Monday, June 3, 2013

Re: Dynamically generated HTML and GWT

In my case I have no choice.
 
If you just need it for one widget I agree it is maybe over-the-top. But I want the rich behavior of custom widgets, without the cost of re-implementing all the workarounds and tricks in my own onBrowserEvent then wrapping is the way to go since all you do this way is to add the required listeners.
 
I am bulk rendering the HTML of an editor that is driven by the XSD schema of financial messages. There is such a huge amount of widgets needed that it takes minutes to get it on the screen using the "supported" way. By using the bulk render it takes a second or so for a few hundred of widgets which a lot of nice dynamic behavior.
 
By using this trick, I can make that static html into standards widgets without the huge cost. I can even delay converting to widgets based on mouse movements over the HTML.
 
Note that there might be a better solution nowadays, I started doing this a long time ago before Renderables or whatever features that were added later. GWT documentation did not really receive as much focus as the new code additions in the last years.
 
Maybe it is time that the section on making GWT GUIs more efficient a bit more detailed.
I found that there are many things missing (Elemental ? where is it described for example).
Some applications in the enterprise environment have a lot fields to enter, not everything can be simplified by a simple search box as Google is used to ;-)
 
David

 
On Mon, Jun 3, 2013 at 10:11 AM, Jens <jens.nehlmeier@gmail.com> wrote:
I think you kind of misuse the *.wrap() method. They are meant to be used with static html pages that you want to enhance with GWT.

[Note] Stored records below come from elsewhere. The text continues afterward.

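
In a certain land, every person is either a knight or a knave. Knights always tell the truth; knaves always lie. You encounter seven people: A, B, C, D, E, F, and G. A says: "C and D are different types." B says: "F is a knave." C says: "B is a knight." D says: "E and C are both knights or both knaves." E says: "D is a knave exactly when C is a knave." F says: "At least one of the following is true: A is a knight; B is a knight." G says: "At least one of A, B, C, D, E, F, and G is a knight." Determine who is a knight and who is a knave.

A is a knight, and the claim "C and D are different types" is indeed true.
B is a knave; "F is a knave" is false, as required.
C is a knave; "B is a knight" is false, as required.
D (knight): "E and C are both knights or both knaves" — true. ✓
Since E is a knave, "D is a knave exactly when C is a knave" needs to be false, which holds.
F is a knight, and the claim "at least one of the following is true: A is a knight; B is a knight" is indeed true.
G is a knight, and the claim "at least one of A, B, C, D, E, F, and G is a knight" is indeed true.

A is a knight, B is a knave, C is a knave, D is a knight, E is a knave, F is a knight, and G is a knight.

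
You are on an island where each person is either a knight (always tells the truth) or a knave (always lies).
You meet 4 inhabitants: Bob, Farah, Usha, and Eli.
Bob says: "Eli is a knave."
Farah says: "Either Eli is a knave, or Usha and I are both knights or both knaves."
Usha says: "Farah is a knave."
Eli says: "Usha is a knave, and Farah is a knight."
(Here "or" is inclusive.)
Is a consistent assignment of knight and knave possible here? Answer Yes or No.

No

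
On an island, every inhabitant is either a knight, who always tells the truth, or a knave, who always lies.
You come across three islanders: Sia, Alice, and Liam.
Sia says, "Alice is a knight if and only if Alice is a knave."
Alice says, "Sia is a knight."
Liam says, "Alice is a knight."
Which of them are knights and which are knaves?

Sia is a knave, Alice is a knave, and Liam is a knave.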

I think what you really want for now is to extend Widget and overwriting onBrowserEvent(), e.g.

MyServerFormWidget extends Widget {
  
  MyServerFormWidget() {
    setElement(Document.get().createDivElement());
    sinkEvents(Event.ONCLICK);
  }

  public void setServerGeneratedHtml(String html) {
    getElement().setInnerHTML(html);
  }

  @Override
  public void onBrowserEvent(Event event) {
    super.onBrowserEvent(event);
    int eventType = DOM.eventGetType(event);
    if(eventType == Event.ONCLICK) {
       //check event target element, if its the submit button
       if(formSubmitButtonHasBeenClicked(event)) {
          event.preventDefault();
          onSubmitClickIntercepted();
       }     
    }
  }

  private void onSubmitClickIntercepted() {
    //do your stuff, e.g. read form data and fire higher level events like fireEvent(new SubmitEvent(formData)); so you could use GWT-RPC/RequestFactory/RequestBuilder to send the form data to the server. That way you don't have to write Servlets directly.